El tiempo, en efecto, es el gran enemigo del dúo que Sánchez ha colocado al frente de Indra. Llama la atención que un hombre como Simón, 68, que sigue contando con un excelente cartel entre la clase empresarial y que tiene su vida más que resuelta tras su paso por Grupo Caixa, haya aceptado unir su suerte en el último minuto a la de un Gobierno crepuscular como el actual. Otro tanto puede decirse de Recasens, cuya juventud puede disculpar el hecho de haberse aferrado al clavo ardiendo de Indra. La firma de Alcobendas no ha tenido suerte con sus dos últimos CEO, José Vicente de los Mozos y el citado Recasens, ambos provenientes del sector del automóvil, meros especialistas en apretar las tuercas a los proveedores, los «Antolines» de turno. En realidad son jefes de compras, tipos acostumbrados a estructurar ordenadamente sus ideas y producir buenos powerpoints, pero que cuando llegan a la central se estrellan porque carecen de la visión estratégica y financiera, entre otras, necesarias para dirigir una gran firma. A De los Mozos lo despiden de la central de Renault en París, y Recasens llama a su amigo Jordi Hereu, a la sazón ministro de Industria, y le pide que le busque acomodo cuando estaba a punto de ocurrirle lo que a De los Mozos. Y Hereu se lo coloca a Simón como número dos. Todo PSC en vena. Y Simón se trae como número tres a su hombre de confianza de toda la vida tanto en Agbar como en Criteria, Ciril Rozman. Es un trío con capacidad sobrada para entender la problemática de Indra, desde luego. De momento, las sensaciones no son buenas. Los tres se han encerrado en la planta noble de la sede en Alcobendas y han bloqueado incluso el ascensor de presidencia para cualquier otra persona. Simón no se relaciona con nadie en la empresa.
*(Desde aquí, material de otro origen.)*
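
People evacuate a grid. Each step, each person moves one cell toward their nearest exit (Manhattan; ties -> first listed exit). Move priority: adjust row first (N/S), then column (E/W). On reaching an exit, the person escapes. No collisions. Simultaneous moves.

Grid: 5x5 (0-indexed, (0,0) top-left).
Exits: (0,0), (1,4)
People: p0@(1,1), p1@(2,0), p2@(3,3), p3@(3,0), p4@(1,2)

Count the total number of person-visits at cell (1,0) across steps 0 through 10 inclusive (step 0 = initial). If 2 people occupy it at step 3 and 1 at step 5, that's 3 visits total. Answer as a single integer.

Step 0: p0@(1,1) p1@(2,0) p2@(3,3) p3@(3,0) p4@(1,2) -> at (1,0): 0 [-], cum=0
Step 1: p0@(0,1) p1@(1,0) p2@(2,3) p3@(2,0) p4@(1,3) -> at (1,0): 1 [p1], cum=1
Step 2: p0@ESC p1@ESC p2@(1,3) p3@(1,0) p4@ESC -> at (1,0): 1 [p3], cum=2
Step 3: p0@ESC p1@ESC p2@ESC p3@ESC p4@ESC -> at (1,0): 0 [-], cum=2
Total visits = 2

Answer: 2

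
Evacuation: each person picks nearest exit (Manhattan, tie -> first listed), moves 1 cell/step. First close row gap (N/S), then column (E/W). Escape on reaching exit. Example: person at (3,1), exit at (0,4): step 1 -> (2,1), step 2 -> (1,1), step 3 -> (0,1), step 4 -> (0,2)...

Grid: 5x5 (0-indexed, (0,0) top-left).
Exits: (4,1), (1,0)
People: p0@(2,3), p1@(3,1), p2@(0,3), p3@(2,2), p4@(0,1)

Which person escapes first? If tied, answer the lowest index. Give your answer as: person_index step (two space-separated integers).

Answer: 1 1

Derivation:
Step 1: p0:(2,3)->(3,3) | p1:(3,1)->(4,1)->EXIT | p2:(0,3)->(1,3) | p3:(2,2)->(3,2) | p4:(0,1)->(1,1)
Step 2: p0:(3,3)->(4,3) | p1:escaped | p2:(1,3)->(1,2) | p3:(3,2)->(4,2) | p4:(1,1)->(1,0)->EXIT
Step 3: p0:(4,3)->(4,2) | p1:escaped | p2:(1,2)->(1,1) | p3:(4,2)->(4,1)->EXIT | p4:escaped
Step 4: p0:(4,2)->(4,1)->EXIT | p1:escaped | p2:(1,1)->(1,0)->EXIT | p3:escaped | p4:escaped
Exit steps: [4, 1, 4, 3, 2]
First to escape: p1 at step 1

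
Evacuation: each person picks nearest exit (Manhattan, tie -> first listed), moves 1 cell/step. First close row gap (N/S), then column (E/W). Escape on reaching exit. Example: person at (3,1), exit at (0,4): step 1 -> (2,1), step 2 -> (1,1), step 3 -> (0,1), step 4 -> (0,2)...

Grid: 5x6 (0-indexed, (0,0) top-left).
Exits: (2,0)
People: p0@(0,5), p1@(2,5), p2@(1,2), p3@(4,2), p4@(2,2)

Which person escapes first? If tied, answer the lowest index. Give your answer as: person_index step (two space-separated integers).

Answer: 4 2

Derivation:
Step 1: p0:(0,5)->(1,5) | p1:(2,5)->(2,4) | p2:(1,2)->(2,2) | p3:(4,2)->(3,2) | p4:(2,2)->(2,1)
Step 2: p0:(1,5)->(2,5) | p1:(2,4)->(2,3) | p2:(2,2)->(2,1) | p3:(3,2)->(2,2) | p4:(2,1)->(2,0)->EXIT
Step 3: p0:(2,5)->(2,4) | p1:(2,3)->(2,2) | p2:(2,1)->(2,0)->EXIT | p3:(2,2)->(2,1) | p4:escaped
Step 4: p0:(2,4)->(2,3) | p1:(2,2)->(2,1) | p2:escaped | p3:(2,1)->(2,0)->EXIT | p4:escaped
Step 5: p0:(2,3)->(2,2) | p1:(2,1)->(2,0)->EXIT | p2:escaped | p3:escaped | p4:escaped
Step 6: p0:(2,2)->(2,1) | p1:escaped | p2:escaped | p3:escaped | p4:escaped
Step 7: p0:(2,1)->(2,0)->EXIT | p1:escaped | p2:escaped | p3:escaped | p4:escaped
Exit steps: [7, 5, 3, 4, 2]
First to escape: p4 at step 2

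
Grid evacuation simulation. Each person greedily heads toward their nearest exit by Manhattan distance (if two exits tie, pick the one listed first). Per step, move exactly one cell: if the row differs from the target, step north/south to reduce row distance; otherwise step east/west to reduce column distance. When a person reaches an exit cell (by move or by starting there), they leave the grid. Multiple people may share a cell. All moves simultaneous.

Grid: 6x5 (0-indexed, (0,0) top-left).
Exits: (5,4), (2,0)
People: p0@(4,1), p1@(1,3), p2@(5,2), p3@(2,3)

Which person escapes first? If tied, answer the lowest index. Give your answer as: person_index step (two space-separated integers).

Step 1: p0:(4,1)->(3,1) | p1:(1,3)->(2,3) | p2:(5,2)->(5,3) | p3:(2,3)->(2,2)
Step 2: p0:(3,1)->(2,1) | p1:(2,3)->(2,2) | p2:(5,3)->(5,4)->EXIT | p3:(2,2)->(2,1)
Step 3: p0:(2,1)->(2,0)->EXIT | p1:(2,2)->(2,1) | p2:escaped | p3:(2,1)->(2,0)->EXIT
Step 4: p0:escaped | p1:(2,1)->(2,0)->EXIT | p2:escaped | p3:escaped
Exit steps: [3, 4, 2, 3]
First to escape: p2 at step 2

Answer: 2 2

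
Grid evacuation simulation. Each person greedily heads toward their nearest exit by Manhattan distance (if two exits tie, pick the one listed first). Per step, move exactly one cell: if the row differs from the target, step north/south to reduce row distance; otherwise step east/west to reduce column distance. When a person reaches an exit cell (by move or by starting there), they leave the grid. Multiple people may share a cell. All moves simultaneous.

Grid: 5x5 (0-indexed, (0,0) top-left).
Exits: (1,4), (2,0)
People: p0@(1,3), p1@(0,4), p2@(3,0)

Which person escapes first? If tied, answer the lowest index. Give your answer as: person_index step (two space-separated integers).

Answer: 0 1

Derivation:
Step 1: p0:(1,3)->(1,4)->EXIT | p1:(0,4)->(1,4)->EXIT | p2:(3,0)->(2,0)->EXIT
Exit steps: [1, 1, 1]
First to escape: p0 at step 1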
Y ha puesto a Recasens y a Rozman a pastorear una multinacional que tiene en nómina a 62.000 personas.

Ninguno sabe qué hacer con Minsait (consultoría estratégica, transformación digital y Tecnologías de la Información), una división con la que Indra ha venido compitiendo con gigantes como Accenture, responsable de más del 50% de las ventas del grupo y de buena parte de sus beneficios, con 46.000 profesionales en plantilla. Se trata de una actividad de márgenes estrechos, pero que en los últimos cuatro ejercicios ha estado creciendo a doble dígito. Y un negocio seriamente amenazado por la irrupción de la IA. Atraídos al panal de rica miel del dinero público invertido a espuertas en Defensa, nadie está pensando, porque pensar exige esfuerzo y capacidad de gestión, en cómo salvar Minsait del math ball de la IA, mientras la gente de talento huye a toda prisa de la división hacia aguas más seguras. En realidad, toda la literatura que estos días estamos oyendo sobre la creación de esa industria de Defensa, con Indra como fuerza tractora, no pasa de ser conciliábulos de despacho, un recetario de buenas intenciones sin ninguna base real. De momento. Porque hacer realidad esa industria de Defensa eficiente y competitiva seguramente requeriría como primera providencia un gran acuerdo nacional entre los dos grandes partidos del arco parlamentario, por lo menos, un acuerdo con visión de largo plazo que pusiera el métier a sotavento de los cambios políticos. Un imposible con un canalla al frente del Gobierno, decidido a hacer luz de gas a la mitad, por lo menos, de la población del país, y a hacer lo que le sale de la punta del cimborrio. No habrá solución para Indra, ni para el sector Defensa, ni para Telefónica, ni para tantas cosas, mientras Sánchez esté en Moncloa. Tiempo perdido para una España hoy extraviada en mitad de ninguna parte.